Ralf Wagner
3/1997
Zweierlei Maß
Eine Ausstellung in München zeigt der die Schwierigkeiten, sich
der eignen Vergangenheit zu stellen
Wenn (west-) deutsche Richter, (west-)
deutsche Journalisten, (west-) deutsche Politiker über DDR-Mauerschützen
urteilen, dann steht es außer Frage, daß diese die Unrechtmäßigkeit
ihres Tuns hätten erkennen müssen. "Wir im Westen"
haben das ja schließlich auch erkannt - zumindest dann, wenn es
denn uns interessiert hat.
Geht es aber darum, die Geschichte
der Wehrmacht zu beleuchten (oder auch der Justiz oder des Auswärtigen
Dienstes) - und damit die eigene - , dann ist diese
Erkenntnisnotwendigkeit überhaupt nicht mehr so klar. Erschießungskommandos
für Vergeltungsaktionen können sich selbstverständlich auf den
sog. Befehlsnotstand berufen, die Führung der Wehrmacht war
"innerlich" verärgert, wenn die Befehle Hitlers
weitergegeben wurden und von einem Wehrmachtsgeneral zu
verlangen, einen von vorn herein als Eroberungskrieg angelegten
Feldzug als solchen zu erkennen, scheint gänzlich unzumutbar.
Gerade dieses Zurückweichen, wenn
es um die e i g e n e Vergangenheit geht, ist es, die immer
wieder Zweifel daran aufkommen läßt, ob die Deutschen wirklich
aus der Geschichte gelernt haben - von Pensionen für wirklich an
Kriegsverbrechen Beteiligte oder für die Witwe des
Volksgerichtshof-Präsidenten Freisler z. B. ganz zu schweigen.
Bis zu den mutigen Worten von Roman Herzog in Warschau galt es ja
auch noch als quasi offizielle Sprachregelung, von "den in
deutschem Namen" verübten Verbrechen zu sprechen. Ja von w
e m denn wohl, wenn nicht von Deutschen?!

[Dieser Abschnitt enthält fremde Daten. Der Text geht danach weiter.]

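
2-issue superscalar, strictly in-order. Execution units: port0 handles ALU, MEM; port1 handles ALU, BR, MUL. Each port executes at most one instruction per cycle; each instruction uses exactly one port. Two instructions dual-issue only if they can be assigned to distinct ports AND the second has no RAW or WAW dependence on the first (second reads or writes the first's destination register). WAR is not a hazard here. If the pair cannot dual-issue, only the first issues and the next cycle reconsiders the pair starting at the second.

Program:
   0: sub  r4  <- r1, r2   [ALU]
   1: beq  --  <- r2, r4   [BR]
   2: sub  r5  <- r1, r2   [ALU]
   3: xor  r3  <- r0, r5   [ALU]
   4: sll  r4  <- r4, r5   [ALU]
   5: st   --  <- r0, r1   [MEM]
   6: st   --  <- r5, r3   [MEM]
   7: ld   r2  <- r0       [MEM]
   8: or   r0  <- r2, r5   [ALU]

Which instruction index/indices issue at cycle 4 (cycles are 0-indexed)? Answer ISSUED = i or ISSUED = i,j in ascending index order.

  cy0 -> i0 (sub) RAW r4
  cy1 -> i1+i2 (beq sub) dual
  cy2 -> i3+i4 (xor sll) dual
  cy3 -> i5 (st) no-port MEM/MEM
  cy4 -> i6 (st) no-port MEM/MEM
  cy5 -> i7 (ld) RAW r2
  cy6 -> i8 (or) tail

ISSUED = 6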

Die eigene Verantwortung bzw. die
der eignen Vorfahren zu akzeptieren, schließt keineswegs eine
differenzierte Bewertung aus. Ganz im Gegenteil. Wie furchtbar muß
es für Wehrmachtsangehörige gewesen sein, die Hitler und den
Krieg durchschaut hatten und trotzdem kämpfen mußten? Wie
schlimm muß es aber auch nach dem Krieg für die zurückkehrenden
Soldaten gewesen sein, zu erkennen, von welchem unmenschlichen
Regime sie mißbraucht wurden, zum Töten veranlaßt wurden oder
selbst zum Krüppel gemacht wurden.
Dies alles zu Verdrängen und den Zweiten Weltkrieg auf eine nach fast "sportlichen Regeln" durchgeführte Auseinandersetzung zu reduzieren - die Greueltaten wurden nur von einer kleinen Clique begangen - mag für den Anfang bequem gewesen zu sein und die Qualen mit der persönlichen Vergangenheit erträglicher gemacht haben. Für ein Deutschland, das nach innerem Ausgleich strebt und von anderen zunehmend gefordert ist, wäre eine Verweigerung der eigenen Geschichte aber die schlechteste aller möglichen Varianten.